Leitsatz (amtlich)
Die Abwägung nach § 1671 BGB hat sich nicht an einer Sanktion eines etwaigen Fehlverhaltens eines Elternteils, sondern an den Auswirkungen der zu treffenden Sorgerechtsentscheidung auf das Kindeswohl zu orientieren (BVerfG FamRZ 2007, 1626 und FamRZ 2009, 189).
Eine eigenmächtige Trennung des Kindes vom anderen Elternteil bzw. ein eigenmächtiger Wegzug des betreuenden Elternteils mit dem Kind können daher, ebenso wie Partnerschaftsgewalt, nicht als solche, sondern nur insoweit Berücksichtigung finden, als sie Rückschlüsse auf eine konkrete Einschränkung der Erziehungsfähigkeit des betroffenen Elternteils zulassen. Damit gebietet ein unter Missachtung der Mitsorge des anderen Elternteils herbeigeführter Ortswechsel nur dann die Übertragung des Aufenthaltsbestimmungsrechts auf diesen Elternteil, wenn konkret festgestellt werden kann, dass der herbeigeführte Ortswechsel aktuell das Wohl des Kindes beeinträchtigt.
Bei einer nur vorläufigen Regelung sind im Übrigen auch die Folgen eines mehrfachen Obhutswechsels zu berücksichtigen, die für das Kind im Falle einer abweichenden Entscheidung im Hauptsacheverfahren eintreten würden (BVerfG FamRZ 2009, 676).
Normenkette
BGB § 1671 Abs. 1; FamFG § 49
Verfahrensgang
AG Idar-Oberstein (Aktenzeichen 813 F 489/23) |
Tenor
1. Die Beschwerde des Antragstellers gegen den Beschluss des Amtsgerichts - Familiengericht - Idar-Oberstein vom 27.11.2023, Aktenzeichen 813 F 489/23 eA, wird zurückgewiesen.
2. Die Kosten des Beschwerdeverfahrens trägt der Antragsteller.
3. Der Verfahrenswert für das Beschwerdeverfahren wird auf 2.000,00 EUR festgesetzt.

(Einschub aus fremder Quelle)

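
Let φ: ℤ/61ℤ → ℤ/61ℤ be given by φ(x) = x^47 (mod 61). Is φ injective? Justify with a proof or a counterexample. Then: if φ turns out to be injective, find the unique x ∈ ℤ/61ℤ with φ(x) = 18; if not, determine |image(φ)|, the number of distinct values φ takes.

Since 61 is prime, the nonzero elements of ℤ/61ℤ form a cyclic group of order 60.
As gcd(47, 60) = 1, raising to the 47th power is a bijection on this group: if a^47 ≡ b^47 then (ab^{−1})^47 = 1, and the only element of order dividing gcd(47, 60) = 1 is 1, so a = b.
With φ(0) = 0 this makes φ injective on all of ℤ/61ℤ, hence bijective (finite equal-size domain and codomain). In particular φ is injective.
Since φ is injective, we find the preimage of 18. The inverse of x ↦ x^47 on (ℤ/61ℤ)^× is x ↦ x^23, because 47·23 = 1081 = 18·60 + 1 ≡ 1 (mod 60) and x^{60} = 1 for x ≠ 0 (Fermat). So φ⁻¹(18) = 18^23 mod 61.
Repeated squaring mod 61: 18^1 ≡ 18, 18^2 ≡ 18² = 324 ≡ 19, 18^4 ≡ 19² = 361 ≡ 56, 18^8 ≡ 56² = 3136 ≡ 25, 18^16 ≡ 25² = 625 ≡ 15. Since 23 = 16 + 4 + 2 + 1, 18^23 ≡ 15·56·19·18: 15·56 = 840 ≡ 47, then 47·19 = 893 ≡ 39, then 39·18 = 702 ≡ 31. So 18^23 ≡ 31 (mod 61).
Hence φ⁻¹(18) = 31.

31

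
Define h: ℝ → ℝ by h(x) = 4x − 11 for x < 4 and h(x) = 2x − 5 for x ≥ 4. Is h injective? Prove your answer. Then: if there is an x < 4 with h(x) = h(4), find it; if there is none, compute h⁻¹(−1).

7/2

Both pieces are strictly increasing (slopes 4 and 2), so each is injective on its own interval.
The left piece maps (−∞, 4) onto (−∞, 5); the right piece maps [4, ∞) onto [3, ∞).
These images overlap. In particular h(4) = 3 (right piece), and solving 4x − 11 = 3 on the left piece gives x = 7/2 < 4.
So h(7/2) = h(4) with 7/2 ≠ 4, and h is not injective. This x = 7/2 is the requested value below 4.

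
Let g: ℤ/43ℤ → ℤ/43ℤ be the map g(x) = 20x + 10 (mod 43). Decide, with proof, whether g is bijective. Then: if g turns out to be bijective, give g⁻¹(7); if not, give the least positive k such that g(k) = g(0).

2

If g(s) = g(t), then 20s ≡ 20t (mod 43). Because gcd(20, 43) = 1, we may cancel 20 to get s ≡ t (mod 43).
We now compute 20⁻¹ mod 43 explicitly. Euclid's algorithm: 43 = 2·20 + 3, 20 = 6·3 + 2, 3 = 1·2 + 1; back-substituting gives 1 = 28·20 − 13·43, so 20⁻¹ ≡ 28 (mod 43).
For any y ∈ ℤ/43ℤ, x = 28(y − 10) mod 43 satisfies g(x) = 20·28(y − 10) + 10 ≡ y (since 20·28 ≡ 1 mod 43). So every y has a preimage.
Hence g is bijective.
Since g is bijective, we compute g⁻¹(7): solve 20x + 10 ≡ 7 (mod 43), i.e. 20x ≡ 40 (mod 43).
Multiplying by 20⁻¹ = 28 gives x ≡ 28·40 = 1120 = 26·43 + 2 ≡ 2 (mod 43).
Check: g(2) = 20·2 + 10 = 50 = 1·43 + 7 ≡ 7 (mod 43).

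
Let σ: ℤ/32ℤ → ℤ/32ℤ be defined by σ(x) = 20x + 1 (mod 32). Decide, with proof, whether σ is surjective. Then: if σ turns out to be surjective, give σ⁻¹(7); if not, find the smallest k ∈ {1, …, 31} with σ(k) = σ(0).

8

Recall: σ is surjective if every y in the codomain equals σ(x) for some x in the domain.
Since gcd(20, 32) = 4, we have 20x ≡ 0 (mod 4) for all x, so σ(x) ≡ 1 (mod 4).
But 0 ≢ 1 (mod 4), so 0 ∈ ℤ/32ℤ has no preimage. Thus σ is not surjective.
Since σ is not surjective, we find the least positive k with σ(k) = σ(0): this means 20k ≡ 0 (mod 32), i.e. 32 ∣ 20k. Since gcd(20, 32) = 4, dividing through by 4 this holds exactly when 8 ∣ 5k, and as gcd(5, 8) = 1, exactly when 8 ∣ k.
The smallest positive such k is 8.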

4. Der Verfahrenskostenhilfeantrag des Antragstellers für das Beschwerdeverfahren wird zurückgewiesen.
5. Der Antragsgegnerin wird für das Beschwerdeverfahren mit Wirkung ab dem 18.01.2024 Verfahrenskostenhilfe ohne Zahlungsanordnung bewilligt. Ihr wird Rechtsanwalt Kirchhoff zur Vertretung in diesem Verfahren beigeordnet.
Gründe
I. Die Beteiligten sind bereits seit 2019 getrenntlebende Eheleute und Eltern der Kinder M. und E. Nachdem die Antragsgegnerin Anfang Oktober 2023 unter Mitnahme der Kinder zu ihrer Schwester nach P. verzogen war, streiten die Eltern über deren Lebensmittelpunkt. Der Antragsteller forderte, ihm das Aufenthaltsbestimmungsrecht zu übertragen, da die Kinder bis zum plötzlichen Umzug der Antragsgegnerin ihren Lebensmittelpunkt in I. hatten, dort in Schule und Kindergarten integriert waren und nahezu täglich Umgang mit ihm als Vater hatten.
Im Zuge seiner Ermittlungen hat das Amtsgericht den Kindern einen Verfahrensbeistand bestellt, die Beteiligten einschließlich der Kinder am 18.10.2023 persönlich angehört sowie die von der Antragsgegnerin als Bedrohung ihrer Person interpretierten Sprachnachrichten im Anschluss an den Anhörungstermin zur Kontrolle übersetzen lassen. Auf den hierüber aufgenommenen Vermerk wird Bezug genommen.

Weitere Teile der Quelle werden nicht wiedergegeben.